In ML both matrices and tensors are used interchangiably despite of the fact that __they are not the same thing__

## Intro to Tensors in Pytorch

In [2]:
scalar = torch.tensor(5) # zero dimensional tensor
scalar

tensor(5)

In [3]:
scalar.ndim # tensor's dimension

0

In [4]:
scalar.item() # retrieve number inside scalar tensor

5

In [5]:
scalar.shape

torch.Size([])

In [6]:
vector = torch.tensor([1,2])
vector, vector.ndim

(tensor([1, 2]), 1)

A non-theory-based trick to check how many dimensions a tensor has is to count all the open square brackets ([). In the case of a scalar, it has none and for the vector, it has one. So, dimensions are 0 and 1 respectively

In [7]:
vector.shape

torch.Size([2])

In [8]:
MATRIX = torch.tensor([[1,2],[2,8]])
MATRIX, MATRIX.ndim, MATRIX.shape

(tensor([[1, 2],
         [2, 8]]),
 2,
 torch.Size([2, 2]))

In [9]:
TENSOR = torch.tensor([[[1,2,3],
                        [4,5,6],
                        [7,8,9]
                        ]])
TENSOR, TENSOR.ndim, TENSOR.shape

(tensor([[[1, 2, 3],
          [4, 5, 6],
          [7, 8, 9]]]),
 3,
 torch.Size([1, 3, 3]))

In this case, tensor.ndim is torch.Size([1, 3, 3]) which means that the first bracket has 1 element, the second has 3 elements and each of the three have 3 numbers each. It goes from outermost to innermost bracket.

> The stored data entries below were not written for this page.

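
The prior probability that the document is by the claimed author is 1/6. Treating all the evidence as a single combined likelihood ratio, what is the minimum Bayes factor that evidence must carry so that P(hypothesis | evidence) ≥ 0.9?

Prior odds = (1/6)/(5/6) = 0.2.
Target odds = 0.9/0.1 = 9.
Required Bayes factor = 9 ÷ 0.2 = 45.

45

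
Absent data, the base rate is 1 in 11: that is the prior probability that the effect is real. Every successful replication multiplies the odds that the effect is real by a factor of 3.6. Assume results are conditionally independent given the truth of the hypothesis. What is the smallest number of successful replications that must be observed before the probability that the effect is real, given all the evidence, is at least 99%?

6

Prior odds: (1/11) ÷ (10/11) = 0.1.
Likelihood ratio per successful replication = 3.6.
Target posterior odds = 0.99/0.01 = 99.
Need 0.1 × 3.6ⁿ ≥ 99, i.e. 3.6ⁿ ≥ 990.
3.6⁵ = 604.66176 falls short of 990 but 3.6⁶ = 34012224/15625 reaches it, so n = 6.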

By the way, it's a common convention to use uppercase letters and names for tensors and matrices, and lowercase ones for vectors and scalars.

To sum it all up

![image.png](attachment:image.png)

taken from https://www.learnpytorch.io/00_pytorch_fundamentals/

In [10]:
# Random tensors: Useful for model initialization

A = torch.rand(size=(4,3,3))
A, A.ndim

(tensor([[[0.0772, 0.3799, 0.0644],
          [0.5970, 0.6450, 0.8595],
          [0.8296, 0.0562, 0.8737]],
 
         [[0.8191, 0.0460, 0.9423],
          [0.2155, 0.6306, 0.2609],
          [0.8080, 0.1262, 0.7441]],
 
         [[0.5295, 0.3941, 0.6876],
          [0.5675, 0.1722, 0.4366],
          [0.4988, 0.1948, 0.0838]],
 
         [[0.6210, 0.1976, 0.7475],
          [0.8613, 0.5317, 0.2480],
          [0.6738, 0.6330, 0.6220]]]),
 3)

In [11]:
B = torch.zeros(size=(3,3))
B, B.ndim

(tensor([[0., 0., 0.],
         [0., 0., 0.],
         [0., 0., 0.]]),
 2)

In [12]:
C = torch.ones(size=(3,4,4))
C, C.ndim, C.dtype

(tensor([[[1., 1., 1., 1.],
          [1., 1., 1., 1.],
          [1., 1., 1., 1.],
          [1., 1., 1., 1.]],
 
         [[1., 1., 1., 1.],
          [1., 1., 1., 1.],
          [1., 1., 1., 1.],
          [1., 1., 1., 1.]],
 
         [[1., 1., 1., 1.],
          [1., 1., 1., 1.],
          [1., 1., 1., 1.],
          [1., 1., 1., 1.]]]),
 3,
 torch.float32)

In [13]:
# vector with range

range_v = torch.arange(start=0, end=10, step=1)
range_v, range_v.ndim, range_v.dtype

(tensor([0, 1, 2, 3, 4, 5, 6, 7, 8, 9]), 1, torch.int64)

In [14]:
# copying shape with zeroes_like or ones_like

range_zeroes = torch.zeros_like(input=range_v)
range_zeroes, range_zeroes.ndim, range_zeroes.dtype

(tensor([0, 0, 0, 0, 0, 0, 0, 0, 0, 0]), 1, torch.int64)

In [15]:
range_ones = torch.ones_like(input=range_v)
range_ones, range_ones.ndim, range_ones.dtype

(tensor([1, 1, 1, 1, 1, 1, 1, 1, 1, 1]), 1, torch.int64)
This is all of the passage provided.